The penetrating actions of Bologna’s attackers are a key theme in Motta’s style. As you can see from their “central progression” rating (98 out of 99), Bologna are not frequent crossers of the ball – only Frosinone average fewer than 13.4 crosses per 90 – but they will use pace and cunning of Ndoye’s dangerous wings. , Alexis Saelemaekers and Riccardo Orsolini to advance, shoot or create from advanced positions.

Ultimately, Bologna’s main attacking threats come through the center of the pitch, with versatile Scot Lewis Ferguson able to slide into a number 10 position behind the gifted Joshua Zirkzee.

The two have formed a powerful partnership together and are responsible for over a third of Bologna’s goals in Serie A this season.

“I play next to Joshua. He technically he’s really, really good,” Ferguson said Atletico last year. “He’s strong, fast, powerful. He has everything you would want from a striker. It’s fun to play with him. We bounce off each other. If he does one run, I do another.”

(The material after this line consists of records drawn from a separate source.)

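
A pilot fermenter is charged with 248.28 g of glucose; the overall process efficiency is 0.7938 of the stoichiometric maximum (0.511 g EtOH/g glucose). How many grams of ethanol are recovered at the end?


Actual ethanol: m = 0.511 * 248.28 * 0.7938
m = 100.7103 g

100.7103 g


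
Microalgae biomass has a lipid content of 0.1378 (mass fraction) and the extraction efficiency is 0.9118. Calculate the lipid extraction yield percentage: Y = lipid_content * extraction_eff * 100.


Y = lipid_content * extraction_eff * 100
= 0.1378 * 0.9118 * 100
= 12.5646%

12.5646%


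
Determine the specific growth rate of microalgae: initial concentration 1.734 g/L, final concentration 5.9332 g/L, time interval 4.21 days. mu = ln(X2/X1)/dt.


mu = ln(X2/X1) / dt
= ln(5.9332/1.734) / 4.21
= 0.2922 per day

0.2922 per day


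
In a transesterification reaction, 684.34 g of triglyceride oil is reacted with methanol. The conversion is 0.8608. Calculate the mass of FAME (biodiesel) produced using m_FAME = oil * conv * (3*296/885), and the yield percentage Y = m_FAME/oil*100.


m_FAME = oil * conv * (3 * 296 / 885) = oil * conv * (888/885)
= 684.34 * 0.8608 * 888 / 885
= 591.0768 g
Y = m_FAME / oil * 100 = conv * (888/885) * 100
= 0.8608 * 888 / 885 * 100
= 86.37%

591.0768 g FAME; Y = 86.37%


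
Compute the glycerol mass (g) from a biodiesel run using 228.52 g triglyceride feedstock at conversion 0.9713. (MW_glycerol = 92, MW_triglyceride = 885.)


glycerol = oil * conv * (92/885)
= 228.52 * 0.9713 * 92 / 885
= 23.0740 g

23.0740 g


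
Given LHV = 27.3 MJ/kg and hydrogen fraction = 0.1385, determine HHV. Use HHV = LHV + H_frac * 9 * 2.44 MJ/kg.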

Lewis Ferguson: the not-so-secret ingredient behind Bologna’s impressive form

Although Zirkzee’s 10 goals in Serie A (eight non-penalty goals) pave the way within the Bologna squad, the 22-year-old Dutchman is not the typical number 9. Beyond his technical abilities, Zirkzee is more appreciated by the his teammates for his ability to bring others into play – regularly dropping into a false 9 position or blocking a center fielder to free runners in front of him.

To judge him on his goals alone – he has yet to record a shot from inside the six-yard box this season – would be to misunderstand his role within the Motta system.

Bologna’s recent goal against Empoli brings together many of the topics discussed about how Motta prefers his team to play in the opposition’s half. As Empoli’s central defender brings the ball into the central area, Moro pounces to clear the ball. As he falls to Zirkzee, he blocks the defender with his back to goal before throwing the ball to Orsolini who makes the overlapping run. The Italian enters the area and converts emphatically.

From regaining possession of the ball to breaking the deadlock in no more than seven seconds.

If Motta manages to get Bologna into the top four this season (even fifth place could be enough), the prospect of leading the rossoblù to their first European Cup season since 1964-65 will surely be the highlight of his early managerial career of Motta. .

The reality is that Motta’s contract expires in the summer and there are already many top European clubs who are in the market for an exciting young manager ahead of the 2024-25 season. Bologna chief executive Claudio Fenucci has been understandably wary of the possibility of losing his coach in the coming months.

“Thiago is very happy in Bologna,” Fenucci said recently in a radio interview. “It’s like he has a longer contract than he actually has.”

Whatever the outcome of the summer, Motta has proven to be one of the most attractive managerial prospects in European football.

Wherever he goes, success usually comes.